Nadie a podido afirmar a ciencia cierta lo que realmente sucedió aquella noche cuando después de deambular por el malecón, L’aura du Matin llegó hasta una ruinosa choza situada al lado de la carretera al mar y se refugió allí a descansar su desazón. El caso es que se despertó al filo de la media noche acuciada por un chisporroteo y un desgranar acaso de triquitraques, buscapiés o que diantre; chispas de palma de cocotero parecían decirle de alguna barbacoa en el infierno. La leyenda popular reza que aquella noche nació una generosa potentada que le hizo la guerra a los cárteles de “la gata” quitándole los lacayos que  se arrastraban a sus pies, regalando mercados, becas, dinero y que benefició al pueblo cartagenero hasta que el gobierno la convenció de unirse al comité de empresarios por la reconstrucción de la moral y las buenas costumbres.
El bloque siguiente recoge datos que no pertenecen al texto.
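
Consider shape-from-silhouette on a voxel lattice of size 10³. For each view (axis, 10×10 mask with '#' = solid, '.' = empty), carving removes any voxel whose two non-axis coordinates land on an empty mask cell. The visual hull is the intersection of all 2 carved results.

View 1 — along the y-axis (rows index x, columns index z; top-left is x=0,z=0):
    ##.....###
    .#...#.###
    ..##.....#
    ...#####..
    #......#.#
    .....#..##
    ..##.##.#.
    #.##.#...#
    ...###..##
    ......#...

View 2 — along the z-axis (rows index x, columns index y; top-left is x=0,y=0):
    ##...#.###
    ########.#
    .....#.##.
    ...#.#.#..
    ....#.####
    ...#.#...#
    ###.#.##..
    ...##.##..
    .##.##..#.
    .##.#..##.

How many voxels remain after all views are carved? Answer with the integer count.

before carving: 1000 voxels (10×10×10)
after view 1 [y-axis, 40 of 100 cells solid] → remaining = 400
after view 2 [z-axis, 49 of 100 cells solid] → remaining = 203

voxel count = 203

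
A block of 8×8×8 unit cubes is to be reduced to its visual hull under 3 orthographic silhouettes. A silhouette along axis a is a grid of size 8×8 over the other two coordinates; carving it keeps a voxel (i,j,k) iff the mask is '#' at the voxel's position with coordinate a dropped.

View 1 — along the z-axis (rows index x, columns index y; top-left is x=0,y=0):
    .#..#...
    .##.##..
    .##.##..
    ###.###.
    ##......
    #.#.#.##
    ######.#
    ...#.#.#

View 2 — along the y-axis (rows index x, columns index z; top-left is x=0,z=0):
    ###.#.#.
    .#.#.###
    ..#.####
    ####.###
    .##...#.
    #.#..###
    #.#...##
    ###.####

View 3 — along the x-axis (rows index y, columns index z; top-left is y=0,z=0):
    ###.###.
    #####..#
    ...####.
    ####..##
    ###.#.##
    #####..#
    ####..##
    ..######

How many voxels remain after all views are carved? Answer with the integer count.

voxel count = 122

start: 8×8×8 = 512 voxels
after view 1 [z-axis, 33 of 64 cells solid] → remaining = 264
after view 2 [y-axis, 41 of 64 cells solid] → remaining = 172
after view 3 [x-axis, 46 of 64 cells solid] → remaining = 122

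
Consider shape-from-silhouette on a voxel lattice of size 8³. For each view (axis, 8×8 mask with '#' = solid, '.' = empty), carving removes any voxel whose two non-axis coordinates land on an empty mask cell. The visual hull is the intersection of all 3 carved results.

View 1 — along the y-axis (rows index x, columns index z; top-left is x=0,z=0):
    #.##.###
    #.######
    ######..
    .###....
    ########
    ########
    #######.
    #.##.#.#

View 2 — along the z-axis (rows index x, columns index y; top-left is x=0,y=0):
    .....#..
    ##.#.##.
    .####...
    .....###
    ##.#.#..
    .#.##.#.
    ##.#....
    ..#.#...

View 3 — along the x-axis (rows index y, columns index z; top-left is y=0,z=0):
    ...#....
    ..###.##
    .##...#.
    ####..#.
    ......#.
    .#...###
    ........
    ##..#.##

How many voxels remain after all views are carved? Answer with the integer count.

initial block: 8^3 = 512
carve view 1 (along y, XZ-mask fill 50/64): 400 voxels remain
carve view 2 (along z, XY-mask fill 26/64): 169 voxels remain
carve view 3 (along x, YZ-mask fill 24/64): 64 voxels remain

|visual hull| = 64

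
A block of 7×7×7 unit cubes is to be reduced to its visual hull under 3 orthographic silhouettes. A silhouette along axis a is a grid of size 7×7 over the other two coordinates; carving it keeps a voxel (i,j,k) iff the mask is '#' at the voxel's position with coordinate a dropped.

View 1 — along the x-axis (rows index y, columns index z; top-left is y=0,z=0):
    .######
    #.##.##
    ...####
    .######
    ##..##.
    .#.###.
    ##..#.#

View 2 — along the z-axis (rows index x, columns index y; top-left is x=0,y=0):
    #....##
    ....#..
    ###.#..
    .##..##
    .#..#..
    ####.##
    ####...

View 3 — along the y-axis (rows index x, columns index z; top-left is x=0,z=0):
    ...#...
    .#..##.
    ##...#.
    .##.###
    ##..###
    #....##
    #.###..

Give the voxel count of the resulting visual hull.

remaining voxels: 55

initial block: 7^3 = 343
[1] x-view keeps 33 columns → grid now 231
[2] z-view keeps 24 columns → grid now 113
[3] y-view keeps 24 columns → grid now 55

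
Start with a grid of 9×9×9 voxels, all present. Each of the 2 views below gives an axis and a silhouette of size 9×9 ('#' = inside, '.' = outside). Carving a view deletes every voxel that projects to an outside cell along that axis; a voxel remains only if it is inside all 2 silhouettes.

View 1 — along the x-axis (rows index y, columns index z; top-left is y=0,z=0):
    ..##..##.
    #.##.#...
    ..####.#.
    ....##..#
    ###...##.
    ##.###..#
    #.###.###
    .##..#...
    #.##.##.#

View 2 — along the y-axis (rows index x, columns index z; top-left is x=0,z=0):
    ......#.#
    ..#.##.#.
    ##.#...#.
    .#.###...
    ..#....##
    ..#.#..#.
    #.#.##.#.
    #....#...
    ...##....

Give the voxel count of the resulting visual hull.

143 voxels

start: 9×9×9 = 729 voxels
after view 1 [x-axis, 43 of 81 cells solid] → remaining = 387
after view 2 [y-axis, 29 of 81 cells solid] → remaining = 143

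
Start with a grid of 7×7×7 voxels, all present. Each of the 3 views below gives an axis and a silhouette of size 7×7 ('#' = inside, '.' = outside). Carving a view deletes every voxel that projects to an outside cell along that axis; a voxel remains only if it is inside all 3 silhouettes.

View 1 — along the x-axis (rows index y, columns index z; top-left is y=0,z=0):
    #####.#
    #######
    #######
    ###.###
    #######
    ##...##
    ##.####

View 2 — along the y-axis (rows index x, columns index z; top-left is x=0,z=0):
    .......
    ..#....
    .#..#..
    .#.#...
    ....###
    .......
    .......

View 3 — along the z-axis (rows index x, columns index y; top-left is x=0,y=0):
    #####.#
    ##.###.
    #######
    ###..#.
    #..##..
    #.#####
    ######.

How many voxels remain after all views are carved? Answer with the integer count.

initial block: 7^3 = 343
V1 x: intersect with YZ mask (43 set) -- 301 left
V2 y: intersect with XZ mask (8 set) -- 49 left
V3 z: intersect with XY mask (37 set) -- 32 left

remaining voxels: 32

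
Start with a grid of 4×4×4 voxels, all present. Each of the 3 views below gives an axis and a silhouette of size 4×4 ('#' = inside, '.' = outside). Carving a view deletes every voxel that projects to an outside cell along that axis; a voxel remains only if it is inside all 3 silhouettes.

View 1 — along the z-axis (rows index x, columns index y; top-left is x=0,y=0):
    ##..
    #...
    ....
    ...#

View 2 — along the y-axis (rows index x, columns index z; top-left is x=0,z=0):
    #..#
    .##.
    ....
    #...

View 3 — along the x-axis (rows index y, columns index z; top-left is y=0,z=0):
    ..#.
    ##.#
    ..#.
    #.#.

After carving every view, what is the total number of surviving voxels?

full grid |V| = 64
[1] z-view keeps 4 columns → grid now 16
[2] y-view keeps 5 columns → grid now 7
[3] x-view keeps 7 columns → grid now 4

4 voxels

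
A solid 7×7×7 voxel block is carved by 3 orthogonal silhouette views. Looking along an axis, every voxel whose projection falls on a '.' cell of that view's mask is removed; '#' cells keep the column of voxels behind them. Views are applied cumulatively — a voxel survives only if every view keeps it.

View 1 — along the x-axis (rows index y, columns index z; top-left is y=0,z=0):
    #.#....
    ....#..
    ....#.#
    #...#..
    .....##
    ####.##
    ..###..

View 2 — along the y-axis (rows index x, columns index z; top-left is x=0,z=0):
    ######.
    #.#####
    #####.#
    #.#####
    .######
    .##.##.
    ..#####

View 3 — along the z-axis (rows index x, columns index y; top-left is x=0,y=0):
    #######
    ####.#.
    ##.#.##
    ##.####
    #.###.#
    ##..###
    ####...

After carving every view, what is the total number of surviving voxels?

voxel count = 77

before carving: 343 voxels (7×7×7)
  1. axis=0 (YZ plane), |mask|=18  ⇒  voxels=126
  2. axis=1 (XZ plane), |mask|=39  ⇒  voxels=104
  3. axis=2 (XY plane), |mask|=37  ⇒  voxels=77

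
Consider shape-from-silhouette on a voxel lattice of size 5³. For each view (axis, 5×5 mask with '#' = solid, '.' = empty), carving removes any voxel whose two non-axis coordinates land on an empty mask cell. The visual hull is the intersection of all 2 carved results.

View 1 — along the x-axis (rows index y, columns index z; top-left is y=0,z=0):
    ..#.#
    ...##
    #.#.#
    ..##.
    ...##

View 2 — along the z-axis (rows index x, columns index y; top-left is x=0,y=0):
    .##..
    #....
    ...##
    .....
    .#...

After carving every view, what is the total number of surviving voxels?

13 voxels

initial block: 5^3 = 125
[1] x-view keeps 11 columns → grid now 55
[2] z-view keeps 6 columns → grid now 13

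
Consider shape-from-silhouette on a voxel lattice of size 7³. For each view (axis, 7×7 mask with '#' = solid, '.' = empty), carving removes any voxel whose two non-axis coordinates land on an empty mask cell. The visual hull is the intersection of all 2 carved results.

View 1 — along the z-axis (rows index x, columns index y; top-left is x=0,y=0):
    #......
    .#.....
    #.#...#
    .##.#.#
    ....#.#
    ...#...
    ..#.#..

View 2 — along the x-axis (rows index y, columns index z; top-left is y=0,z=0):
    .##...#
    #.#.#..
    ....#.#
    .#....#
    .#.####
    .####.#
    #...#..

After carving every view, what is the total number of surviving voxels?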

Otros rumores dicen que aquella noche apareció sobre su regazo, entre otras cosas, del mismo modo inversamente misterioso que desde hace algún tiempo coincidente con accidentes nucleares y en general con el advenimiento de la era de la información aparecían puntas de cuchillos, tijeras quirúrgicas, monedas, clavos y toda suerte de objetos simbólico-penetrantes en vientres, corazones, cerebros, un flamante dispositivo Android Samsumg Galaxy CS III y que nunca más negoció con cachivaches.